Anyway, adjournments are part of a court’s process subject to the limitation of the trial court. I do not find this to be a change of circumstances since there had been no indication that the case would have been determined within that period.
According to the applicant’s counsel, another change in circumstances arose after a witness referred to as Silas Mzungu (PW 1) testified and gave details of the applicant’s home (physical location), parents and address. He submitted that this then means that the applicant is a Kenyan with parents and known address and therefore will comply with any conditions infused by the court if released on bond and is likely to abscond.
I wish to point out that at the time the applicant was found having left Kenya for Tanzania in an attempt to evade arrest for the offence he is currently facing, this home, parents and known address were in existence and they did not stop him. It is therefore not a guarantee that the applicant will not abscond if released on bond.
I find that the applicant has not advanced any change in circumstances to warrant a review of the denial of his release on bail by the High Court on 30/1/2015, 9/7/2015 and 26/8/2015.
Infact, much of what was argued before me by counsel for the applicant, has been canvassed by my brother Justice Muya on 30/1/2015, 9/7/2015 and 26/8/2015. It would therefore be prudent for this court not to revisit the same issues and review the decision by Justice Muya as this would amount to sitting on an appeal from a co-current court. If these were to happen in a situation where the circumstances are similar, the administration of justice would be put into disrepute.

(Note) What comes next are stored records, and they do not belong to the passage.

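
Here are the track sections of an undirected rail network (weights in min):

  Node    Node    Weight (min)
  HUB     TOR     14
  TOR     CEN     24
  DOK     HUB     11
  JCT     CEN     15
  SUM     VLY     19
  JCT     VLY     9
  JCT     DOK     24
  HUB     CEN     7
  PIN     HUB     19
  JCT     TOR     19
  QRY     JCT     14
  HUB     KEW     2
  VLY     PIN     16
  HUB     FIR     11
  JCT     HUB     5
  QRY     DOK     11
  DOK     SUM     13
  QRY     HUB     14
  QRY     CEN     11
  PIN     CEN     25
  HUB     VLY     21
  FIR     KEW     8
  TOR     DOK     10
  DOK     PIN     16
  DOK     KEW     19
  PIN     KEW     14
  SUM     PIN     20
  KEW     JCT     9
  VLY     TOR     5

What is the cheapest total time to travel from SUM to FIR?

34 min

Settle nodes by increasing distance from SUM:
SUM: 0
DOK: 13  (via SUM)
VLY: 19  (via SUM)
PIN: 20  (via SUM)
TOR: 23  (via DOK)
HUB: 24  (via DOK)
QRY: 24  (via DOK)
KEW: 26  (via HUB)
JCT: 28  (via VLY)
CEN: 31  (via HUB)
FIR: 34  (via KEW)
Shortest route: SUM–DOK–HUB–KEW–FIR = 34 min.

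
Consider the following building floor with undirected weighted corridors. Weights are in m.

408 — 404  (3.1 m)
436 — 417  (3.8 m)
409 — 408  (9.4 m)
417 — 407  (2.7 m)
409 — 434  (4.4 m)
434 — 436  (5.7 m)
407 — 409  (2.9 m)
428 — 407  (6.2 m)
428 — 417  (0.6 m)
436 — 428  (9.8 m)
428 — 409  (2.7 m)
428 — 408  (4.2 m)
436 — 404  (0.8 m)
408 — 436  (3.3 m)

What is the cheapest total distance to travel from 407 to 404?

7.3 m

Running Dijkstra from 407:
407: 0
417: 2.7  (via 407)
409: 2.9  (via 407)
428: 3.3  (via 417)
436: 6.5  (via 417)
404: 7.3  (via 436)
Shortest route: 407–417–436–404 = 7.3 m.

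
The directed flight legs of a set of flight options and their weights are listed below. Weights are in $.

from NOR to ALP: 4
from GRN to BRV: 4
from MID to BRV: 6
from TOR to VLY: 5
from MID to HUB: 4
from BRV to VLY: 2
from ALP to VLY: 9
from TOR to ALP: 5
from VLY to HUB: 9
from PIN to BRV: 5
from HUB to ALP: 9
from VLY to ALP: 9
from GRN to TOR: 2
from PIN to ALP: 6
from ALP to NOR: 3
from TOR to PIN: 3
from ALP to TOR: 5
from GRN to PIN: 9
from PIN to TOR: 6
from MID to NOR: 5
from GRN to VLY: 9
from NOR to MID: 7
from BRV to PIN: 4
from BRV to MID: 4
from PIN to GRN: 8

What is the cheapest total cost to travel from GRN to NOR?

Candidate routes:
GRN → TOR → PIN → ALP → NOR: 2+3+6+3 = 14
GRN → TOR → ALP → NOR: 2+5+3 = 10
GRN → BRV → MID → NOR: 4+4+5 = 13
Cheapest is GRN → TOR → ALP → NOR at $10.

$10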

Justice Muya in holding that a contrary finding to the applicant being a flight risk could be arrived at by the High Court under review or by the Court of appeal, the meant first intent. For a review, what is to be considered is quite clear. An in this instant case, I find that the applicant has not satisfied this court that there has been a change in circumstance to warrant a review as prayed. I believe the applicant should have maintained the appeal they had filed as that was the proper procedure.

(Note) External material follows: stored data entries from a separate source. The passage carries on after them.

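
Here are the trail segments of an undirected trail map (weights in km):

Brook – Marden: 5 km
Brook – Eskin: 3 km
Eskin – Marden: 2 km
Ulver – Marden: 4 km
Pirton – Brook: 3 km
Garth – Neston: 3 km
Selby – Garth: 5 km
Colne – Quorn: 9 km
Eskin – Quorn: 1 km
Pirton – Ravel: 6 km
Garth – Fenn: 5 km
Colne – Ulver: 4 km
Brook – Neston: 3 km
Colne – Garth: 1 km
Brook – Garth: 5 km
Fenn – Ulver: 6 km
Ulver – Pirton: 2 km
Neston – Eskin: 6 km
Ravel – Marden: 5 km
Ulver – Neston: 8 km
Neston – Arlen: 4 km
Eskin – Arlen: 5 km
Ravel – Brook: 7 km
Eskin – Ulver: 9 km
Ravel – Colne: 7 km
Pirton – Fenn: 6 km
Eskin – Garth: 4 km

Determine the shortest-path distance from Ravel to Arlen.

12 km

Shortest distances from Ravel:
Ravel: 0
Marden: 5  (via Ravel)
Pirton: 6  (via Ravel)
Colne: 7  (via Ravel)
Brook: 7  (via Ravel)
Eskin: 7  (via Marden)
Garth: 8  (via Colne)
Ulver: 8  (via Pirton)
Quorn: 8  (via Eskin)
Neston: 10  (via Brook)
Fenn: 12  (via Pirton)
Arlen: 12  (via Eskin)
Shortest route: Ravel → Marden → Eskin → Arlen = 12 km.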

I therefore decline to grant the applicant prayer for review.
I appreciate that the applicant has been in custody for about a year. There is therefore need for the case to be expedited. I urge all parties to ensure this is done.

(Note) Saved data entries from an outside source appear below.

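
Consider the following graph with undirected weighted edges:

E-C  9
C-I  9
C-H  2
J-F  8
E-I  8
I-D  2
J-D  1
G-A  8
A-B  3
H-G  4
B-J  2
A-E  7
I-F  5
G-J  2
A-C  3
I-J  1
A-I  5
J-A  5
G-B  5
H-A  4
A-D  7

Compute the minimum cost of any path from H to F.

Settle nodes by increasing distance from H:
H: 0
C: 2  (via H)
A: 4  (via H)
G: 4  (via H)
J: 6  (via G)
B: 7  (via A)
D: 7  (via J)
I: 7  (via J)
E: 11  (via C)
F: 12  (via I)
Shortest route: H–G–J–I–F = 12.

12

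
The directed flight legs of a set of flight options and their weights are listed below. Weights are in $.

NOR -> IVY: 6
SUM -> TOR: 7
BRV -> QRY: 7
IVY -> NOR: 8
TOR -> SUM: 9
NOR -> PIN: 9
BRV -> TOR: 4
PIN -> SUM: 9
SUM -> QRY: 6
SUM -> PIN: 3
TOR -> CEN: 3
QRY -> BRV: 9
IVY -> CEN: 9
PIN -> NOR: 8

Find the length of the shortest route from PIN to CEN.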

Ruling signed, dated and delivered in court on this 29th September, 2015.
D. CHEPKWONY
JUDGE
29/9/15
In the presence of:-
Mr. Gikandi for the applicant
Mr. Nabwana for the applicant
Mr. Wamotsa for the Respondent
Court Assistant Kiarie
29/9/15
Before Hon. Justice D.O. Chepkwony
Court Assistant Kiarie
Mr. Wamotsa for Respondent
Mr. Gikandi, Mr. Nabwana for Applicant
Mr. Gikandi – I wish to be supplied with particulars of the proceedings and ruling and that I could arrange to have them typed in my office so that we can pursue an appeal in the Court of Appeal.
As matters stand now, we have already secured hearing dates of 21st, 22nd and 23rd October 2015.
We therefore need to file an appeal before the order to amend the appeal being rendered nurgatory.
D. CHEPKWONY
JUDGE
29/9/15
Court – Application granted. The applicant counsel and DPP to be supplied with certified photocopies of the court’s ruling as prayed.